Simulate key stroke in any application

phadaphunk picture phadaphunk · Dec 28, 2012 · Viewed 11.4k times · Source

How do I simulate a key stroke in a window that is not my C# application ?

Right now i'm using SendKeys.Send() but it does not work. The thing is I have a global keyboard hook so I catch the input directly from the keyboard and SendKeys.Send() is not seen like a real keyboard stroke.

The best would be to simulate a real keystroke this way, no matter what is the application i'm in, my program will catch it as if someone pressed a key.

I guess I found part of the problem. This is the event called if a key is pressed :

static void KeyBoardHook_KeyPressed(object sender, KeyPressedEventArgs e)
{
   // Writes the pressed key in the console (it works)
   Console.WriteLine(e.KeyCode.ToString());

   // Check if pressed key is Up Arrow (it works and enters the condition)
   if(e.KeyCode == Keys.Up)
   {
     // Send the key again. (does not work)
     SendKeys.Send("{UP}");
   } 
}

I tried it this way to :

static void KeyBoardHook_KeyPressed(object sender, KeyPressedEventArgs e)
{
   // Writes the pressed key in the console (it works)
   Console.WriteLine(e.KeyCode.ToString());

   // Check if pressed key is Up Arrow (it works and enters the condition)
   if(e.KeyCode == Keys.Up)
   {
     // Send the key again. (does not work)
     PostMessage(proc.MainWindowHandle,WM_KEYDOWN, VK_UP,0);
   } 
}

but it does not work either. The thing is since I send the key inside my event, will it call itself because a key has been pressed ? In case someone needs it, the code above.

[STAThread]
static void Main(string args)
{
  KeyBoardHook.CreateHook();
  KeyBoardHook.KeyPressed += KeyBoardHook_KeyPressed;
  Application.Run();
  KeyBoardHook.Dispose();
} 

if you need the KeyBoardHook class I can post it too.

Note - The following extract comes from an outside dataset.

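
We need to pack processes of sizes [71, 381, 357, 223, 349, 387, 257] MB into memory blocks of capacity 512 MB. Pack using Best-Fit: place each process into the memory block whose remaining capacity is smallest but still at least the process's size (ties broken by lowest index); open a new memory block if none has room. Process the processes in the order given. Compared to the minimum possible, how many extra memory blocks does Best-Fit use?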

My guess is that my keyboard hook is catching the low-level keyboard outputs and the SendKeys is just simulating a keystroke so my hook doesn't catch it. Anybody thinks of a work around ?

Answer

Simon Mourier picture Simon Mourier · Dec 28, 2012

I suggest you use this very cool library that masks all the complexity for you, the Windows Input Simulator available here: http://inputsimulator.codeplex.com/

I believe it's based on the Windows' SendInput function.